I have a behaviour that i don't understand, i try to construct an 64 integer from an array of bytes from big endian to little endian.
uint64_t u;
uint8_t bytes[2];
bytes[1] = 0xFF;
u = bytes[1] << 24 ;
dump_bytes_as_hex( &u, 8 );
00 00 00 FF FF FF FF FF
u = ( (uint16_t) bytes[1]) << 24 ;
dump_bytes_as_hex( &u, 8 );
00 00 00 FF FF FF FF FF
u = ( (uint32_t) bytes[1]) << 24 ;
dump_bytes_as_hex( &u, 8 );
00 00 00 FF 00 00 00 00
I don't understand why it give me the correct result only if i cast to a type that has more bits than the shift size. I have tried different values :
So i wanted to know what is the rule ? and why 100 give me the correct value.
Thank you.
Edit :
Here is a reproductible example :
#include <stdio.h>
#include <stdint.h>
void dump_bytes_as_hex( uint8_t* b, int count )
{
FILE* f;
f = stdout;
for( int c = 0; c < count; ++c )
{
fprintf( f, "%02X", b[c] );
fputc( ' ', f );
}
fputc( '\n', f );
fflush( f );
}
void test( uint8_t i )
{
uint64_t u;
uint8_t bytes[2];
fprintf( stdout, "Test with %d\n", (int) i );
u = 0;
bytes[1] = i;
u = bytes[1] << 24 ;
dump_bytes_as_hex( (uint8_t*) &u, 8 );
u = ( (uint16_t) bytes[1]) << 24 ;
dump_bytes_as_hex( (uint8_t*) &u, 8 );
u = ( (uint32_t) bytes[1]) << 24 ;
dump_bytes_as_hex( (uint8_t*) &u, 8 );
fprintf( stdout, "\n\n");
}
int main()
{
test( 0xFF );
test( 0xFF -1 );
test( 100 );
return 0;
}
So i wanted to know what is the rule ?
In fact there is no rule for your specific examples ...
bytes[1] = 0xFF; u = bytes[1] << 24 ;
... and ...
u = ( (uint16_t) bytes[1]) << 24 ; dump_bytes_as_hex( &u, 8 );
... in the event that your int is 32 bits wide.
The left operand of a shift operation is is subject to the usual arithmetic conversions, which will have the effect of converting the 8- or 16-bit unsigned value of the left operand to (signed) int and producing a result of that type. If the arithmetic result of a left shift of a value of signed type (i.e. int) is not representable as a value of that type then the behavior is undefined. That is the case here (which is why I said there is no rule).
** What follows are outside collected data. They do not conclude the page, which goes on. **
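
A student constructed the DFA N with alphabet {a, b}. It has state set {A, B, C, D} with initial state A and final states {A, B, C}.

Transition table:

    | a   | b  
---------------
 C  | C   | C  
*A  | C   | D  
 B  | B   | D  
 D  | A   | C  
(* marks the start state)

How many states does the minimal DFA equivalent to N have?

3

First remove the unreachable states {B}; 3 states remain.
Start with accepting vs non-accepting: {A,C} | {D}.
Refine {A,C} on symbol b: members go to different blocks, giving {A} and {C}.
No further refinement is possible. Final partition (3 blocks): {A} | {D} | {C}.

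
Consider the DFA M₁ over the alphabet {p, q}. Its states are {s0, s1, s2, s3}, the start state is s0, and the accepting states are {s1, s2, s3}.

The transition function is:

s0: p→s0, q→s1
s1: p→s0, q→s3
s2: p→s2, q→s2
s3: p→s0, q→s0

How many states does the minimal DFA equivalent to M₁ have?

3

Reachable states from the start: {s0,s1,s3}. Unreachable: {s2} — drop them.
Start with accepting vs non-accepting: {s1,s3} | {s0}.
Split {s1,s3} by δ(·,q) → {s1} and {s3}.
No further refinement is possible. Final partition (3 blocks): {s1} | {s0} | {s3}.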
In your particular case, it appears that your implementation is performing the shift as if by reinterpreting the left operand as an unsigned 32-bit value, the reinterpreting the result as a (signed) int. The assignment to type uint64_t then proceeds (normally) by converting the negative right operand to ty uint64_t by adding 264 to bring it into the range of that type. (Such conversions are performed only for conversion to unsigned integer types, not to signed ones.) You are working on a little-endian system and printing out the resulting bytes in memory order, so you get:
00 00 00 FF FF FF FF FF
On the other hand, if you convert the shift operand to uint32_t on your 32-0bit system, ...
u = ( (uint32_t) bytes[1]) << 24 ; dump_bytes_as_hex( &u, 8 );
... then the resulting type is unaffected by the standard arithmetic conversions, and the result of the conversion has that type. uint32_t can represent the arithmetic result of the shift (0xff000000), so that is in fact the result. That value is unchanged when converted to type uint64_t for the assignment.
General advice: use unsigned types when working with bitwise operations, and especially when performing shifts.